Electrodynamic simulations of gold nanoparticle scattering spectra were used to investigate the sensitivity of localized surface plasmon band position to the refractive index, n, of the medium for moderately high aspect ratio nanoparticles of various shapes and hollow nanoshells of various sizes. For the sub-150 nm particles investigated here, the sensitivity of the peak scattering wavelength, λ*, to refractive index, n, is found to increase linearly with peak wavelength. The refractive index sensitivities of scattering peak location, thus, are found to have the same dependence upon peak position as was previously observed to characterize the sensitivities of extinction peak position.

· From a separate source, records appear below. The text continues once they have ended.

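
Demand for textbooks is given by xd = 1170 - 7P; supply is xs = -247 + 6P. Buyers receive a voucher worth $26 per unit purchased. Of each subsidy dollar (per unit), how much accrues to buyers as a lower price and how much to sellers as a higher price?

Buyers gain $12 per unit; sellers gain $14 per unit

Pre-subsidy: 1170 - 7P = -247 + 6P gives P* = 109, x* = 407.
With the rebate, buyers effectively pay Pb = Ps − 26, where Ps is the price sellers receive.
Demand in terms of Ps becomes xd = 1170 − 7(Ps − 26) = 1352 - 7Ps. Setting this equal to supply: 1352 - 7Ps = -247 + 6Ps, so Ps = 123.
Buyers pay Pb = 123 − 26 = 97; x' = -247 + 6·123 = 491.
Buyers' price falls by P* − Pb = 109 − 97 = 12; sellers' price rises by Ps − P* = 123 − 109 = 14.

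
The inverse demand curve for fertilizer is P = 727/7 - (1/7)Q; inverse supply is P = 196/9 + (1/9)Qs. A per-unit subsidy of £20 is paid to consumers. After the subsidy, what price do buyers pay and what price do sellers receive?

Pre-subsidy: 727/7 - (1/7)Q = 196/9 + (1/9)Q gives Q* = 323.1875 and P* = 57.6875.
With the rebate, buyers effectively pay Pb = Ps − 20, where Ps is the price sellers receive.
On the curves, Pb = 727/7 - (1/7)Q and Ps = 196/9 + (1/9)Q; the wedge Ps − Pb = 20 gives 196/9 + (1/9)Q − (727/7 - (1/7)Q) = 20, so Q' = 401.9375.
Then Pb = 727/7 − (1/7)·401.9375 = 46.4375 and Ps = 196/9 + (1/9)·401.9375 = 66.4375.

Buyers pay £46.4375; sellers receive £66.4375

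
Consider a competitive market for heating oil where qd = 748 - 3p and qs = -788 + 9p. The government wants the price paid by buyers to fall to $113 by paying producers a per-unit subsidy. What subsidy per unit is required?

At a buyer price of 113, quantity demanded is 748 − 3·113 = 409.
Sellers supply 409 only when they receive ps with -788 + 9·ps = 409, i.e. ps = 133.
s = ps − pb = 133 − 113 = 20.

Required subsidy s = $20 per unit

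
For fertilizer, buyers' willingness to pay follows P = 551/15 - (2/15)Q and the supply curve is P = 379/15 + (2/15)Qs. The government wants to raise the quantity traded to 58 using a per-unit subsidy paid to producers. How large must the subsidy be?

Required subsidy s = 4 per unit

At Q = 58, from the demand curve buyers pay Pb = 551/15 − (2/15)·58 = 29; from the supply curve sellers need Ps = 379/15 + (2/15)·58 = 33.
The subsidy must fill the gap: s = Ps − Pb = 33 − 29 = 4.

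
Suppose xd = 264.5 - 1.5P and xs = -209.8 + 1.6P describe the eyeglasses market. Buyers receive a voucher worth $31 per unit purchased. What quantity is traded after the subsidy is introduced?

Pre-subsidy: 264.5 - 1.5P = -209.8 + 1.6P gives P* = 153, x* = 35.
With the rebate, buyers effectively pay Pb = Ps − 31, where Ps is the price sellers receive.
Demand in terms of Ps becomes xd = 264.5 − 1.5(Ps − 31) = 311 - 1.5Ps. Setting this equal to supply: 311 - 1.5Ps = -209.8 + 1.6Ps, so Ps = 168.
Buyers pay Pb = 168 − 31 = 137; x' = -209.8 + 1.6·168 = 59.

x' = 59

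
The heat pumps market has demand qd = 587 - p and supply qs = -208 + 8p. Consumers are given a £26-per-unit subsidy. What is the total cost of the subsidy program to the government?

Government cost = 122096/9

Pre-subsidy: 587 - p = -208 + 8p gives p* = 265/3, q* = 1496/3.
With the rebate, buyers effectively pay pb = ps − 26, where ps is the price sellers receive.
Demand in terms of ps becomes qd = 587 − 1(ps − 26) = 613 - ps. Setting this equal to supply: 613 - ps = -208 + 8ps, so ps = 821/9.
Buyers pay pb = 821/9 − 26 = 587/9; q' = -208 + 8·(821/9) = 4696/9.
Government outlay = subsidy × quantity = 26 × 4696/9 = 122096/9.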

Whereas the plasmon bands of solid nanospheres display peak scattering at longer wavelengths than the wavelengths of peak extinction, the scattering and extinction peaks of high aspect ratio particles of comparable sizes have scattering and extinction spectra that are more closely overlapping. Thus, for these particles, band position sensitivities are independent both of the nature of the spectral measurement and the particle shape, except through shape control of the location of the resonance. Using an analytical expression for the sensitivity of peak wavelength to index of refraction of the medium that captures the dependence of the sensitivity upon the slope of the real part, e', of the particle dielectric function as a function of wavelength, the peak wavelength dependences of the sensitivities were characterized in terms of parameters derived from both linear and quadratic fits to e' in the visible wavelength range. Comparison of sensitivities determined by electrodynamic simulation with the predictions based upon these two dielectric function models indicates that sensitivity estimates based upon linear fit parameters provided better estimates of the sensitivities of plasmon bands in the visible than do estimates based upon quadratic fits appropriate to true Drude metals. The bulk refractive index sensitivities presented here serve as upper bounds to sensitivities of nanoparticles on dielectric substrates and sensitivities of nanoparticles to local refractive index changes, such as those associated with biomolecule sensing.